What do you listen to when you write? Do you find one type of music over another that inspires you to write? Why?
I have to listen to my music with headphones, because I find I get very into one song and will listen to it over and over…which is great if you live alone, but (as the police explained) is considered a form of torture when your husband is home. :P
Who was your current novel dedicated to? Any particular reason?
This is from my dedication page:
I knew a girl in junior high who was a foster kid. She had this amazing ability to smile and chat and make you laugh, while at the same time, keeping you at arm’s length because she wasn’t sure you’d be there when morning came…with her history of being shuttled from one school to the next, heck, she wasn’t sure she’d be there when morning came.
One day, I came to school and she was gone.
I never saw her again.
I think about her often and wonder where life took her and how she’s doing. I hope she’s doing well—I hope she’s doing more than well. I hope she’s doing fantastic and in her adult life, she’s been able to find the happiness she searched for in childhood.

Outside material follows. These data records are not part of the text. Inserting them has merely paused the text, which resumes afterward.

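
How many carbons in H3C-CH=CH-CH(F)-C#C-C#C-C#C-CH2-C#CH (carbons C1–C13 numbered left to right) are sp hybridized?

8

C1: sp3
C2: sp2
C3: sp2
C4: sp3
C5: sp ✓
C6: sp ✓
C7: sp ✓
C8: sp ✓
C9: sp ✓
C10: sp ✓
C11: sp3
C12: sp ✓
C13: sp ✓
C5, C6, C7, C8, C9, C10, C12, C13 → 8 sp carbons.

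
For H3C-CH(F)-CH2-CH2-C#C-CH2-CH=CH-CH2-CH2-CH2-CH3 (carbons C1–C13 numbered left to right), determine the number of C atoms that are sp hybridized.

C1: sp3
C2: sp3
C3: sp3
C4: sp3
C5: sp ✓
C6: sp ✓
C7: sp3
C8: sp2
C9: sp2
C10: sp3
C11: sp3
C12: sp3
C13: sp3
C5, C6 → 2 sp carbons.

2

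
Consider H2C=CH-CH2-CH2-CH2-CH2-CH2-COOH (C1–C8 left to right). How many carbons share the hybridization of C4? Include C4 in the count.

C4 is sp3 (only σ bonds).
C1: sp2
C2: sp2
C3: sp3 ✓
C4: sp3 ✓
C5: sp3 ✓
C6: sp3 ✓
C7: sp3 ✓
C8: sp2
5 carbons are sp3.

5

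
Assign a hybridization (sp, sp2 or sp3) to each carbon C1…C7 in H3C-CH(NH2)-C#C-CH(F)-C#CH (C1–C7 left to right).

C1 is sp3: 4 σ bonds, 4 electron-density regions.
C2 is sp3: 4 σ bonds, 4 electron-density regions.
C3: 2 σ bonds, plus two π bonds; 2 regions of electron density → sp.
C4: 2 σ bonds, plus two π bonds; 2 regions of electron density → sp.
C5 — 4 σ bonds. Steric number 4, so sp3.
C6 (2 σ bonds, plus two π bonds) has steric number 2: sp.
C7 is sp: 2 σ bonds, plus two π bonds, 2 electron-density regions.

C1 sp3, C2 sp3, C3 sp, C4 sp, C5 sp3, C6 sp, C7 sp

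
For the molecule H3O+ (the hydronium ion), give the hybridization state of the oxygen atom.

Three σ bonds + one lone pair = steric number 4 → sp3.

sp³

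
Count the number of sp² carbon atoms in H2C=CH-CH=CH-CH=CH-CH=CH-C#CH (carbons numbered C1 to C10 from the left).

C1: sp2 ✓
C2: sp2 ✓
C3: sp2 ✓
C4: sp2 ✓
C5: sp2 ✓
C6: sp2 ✓
C7: sp2 ✓
C8: sp2 ✓
C9: sp
C10: sp
C1, C2, C3, C4, C5, C6, C7, C8 → 8 sp2 carbons.

8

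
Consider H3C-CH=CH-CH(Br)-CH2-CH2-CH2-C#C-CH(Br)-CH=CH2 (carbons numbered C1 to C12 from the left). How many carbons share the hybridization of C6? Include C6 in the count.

6

C6 is sp3 (only σ bonds).
C1: sp3 ✓
C2: sp2
C3: sp2
C4: sp3 ✓
C5: sp3 ✓
C6: sp3 ✓
C7: sp3 ✓
C8: sp
C9: sp
C10: sp3 ✓
C11: sp2
C12: sp2
6 carbons are sp3.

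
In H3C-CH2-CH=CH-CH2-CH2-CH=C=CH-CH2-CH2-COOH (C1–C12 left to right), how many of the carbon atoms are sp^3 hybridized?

C1: sp3 ✓
C2: sp3 ✓
C3: sp2
C4: sp2
C5: sp3 ✓
C6: sp3 ✓
C7: sp2
C8: sp
C9: sp2
C10: sp3 ✓
C11: sp3 ✓
C12: sp2
C1, C2, C5, C6, C10, C11 → 6 sp3 carbons.

6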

Angel Maker by Natasha Deen
Genre: Urban-Fantasy, YA,
Publisher: Blueberry Hill Press
Paperback (302 pages)
For the last two years, human Aponi Runningbear has been training to be part of Grime, the magical police division tasked with protecting humanity from SOAP terrorists. But things aren't going well. She's barely keeping up with her studies, failing the physical component, and her Generalized Anxiety Disorder is making her bad days even worse. When her team is given the chance to find a missing coworker and stop SOAP from producing a DNA-altering drug that's killing humans, Aponi grabs hold of the chance to show she's meant for Grime. But as the investigation heats up, she's forced to deal with the tormentor from her past, dead bodies, and the certainty that SOAP's going to win this battle. Humanity's dying, Grime's in trouble, and she's failing...does a foster kid really have what it takes to save the world and herself?